I enjoy movies, as well, but I have to say, no movie has ever given me that same total immersion into a different reality that a book does.I think that's because watching movies and television is passive while reading a book is active, drawing your whole brain into a co-creation of the world and people of the book. My oldest son can't do this. He's totally a movie person. His brain is wired a different way, very analytical, a whizz at math and computers where he makes much more money than all of the rest of us combined. So I know this isn't a given for everyone. I think it's a function of the type of imagination we are born with.

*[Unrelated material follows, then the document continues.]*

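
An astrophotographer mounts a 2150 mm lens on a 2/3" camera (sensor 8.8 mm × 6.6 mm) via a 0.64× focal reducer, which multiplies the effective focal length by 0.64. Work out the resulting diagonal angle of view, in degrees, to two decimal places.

Effective focal length f = 2150 × 0.64 = 1376 mm.
Sensor diagonal = √(8.8² + 6.6²) = √121.0000 ≈ 11.0000 mm.
α = 2·arctan(11.000 / (2 × 1376)) = 2·arctan(0.00400) ≈ 0.4580°.

0.46°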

When I have had injuries and illnesses involving great pain and discomfort, reading novels has sometimes been the only way for me to gain some relief. For the hours I am caught up in the book's world and away from the pain troubling my body. I am living elsewhere and involved with other things. Mysteries and fantasy novels have helped me get through miserable nights when no medicine that I could take would do it for me and the equally great pain of grief. The Lord of the Rings movies are wonderful, and I love them, but they don't take me out of myself in the same way as the original books do.

What about you?  When you want to wander in a new story's world or seek relief from emotional or physical stress, do you turn to movies or to books? When you read your books, do you become completely involved in the story's world?


P.S. I'd like to thank Warren Bull for introducing me to Writers Who Kill and all the bloggers on here for inviting me to join them.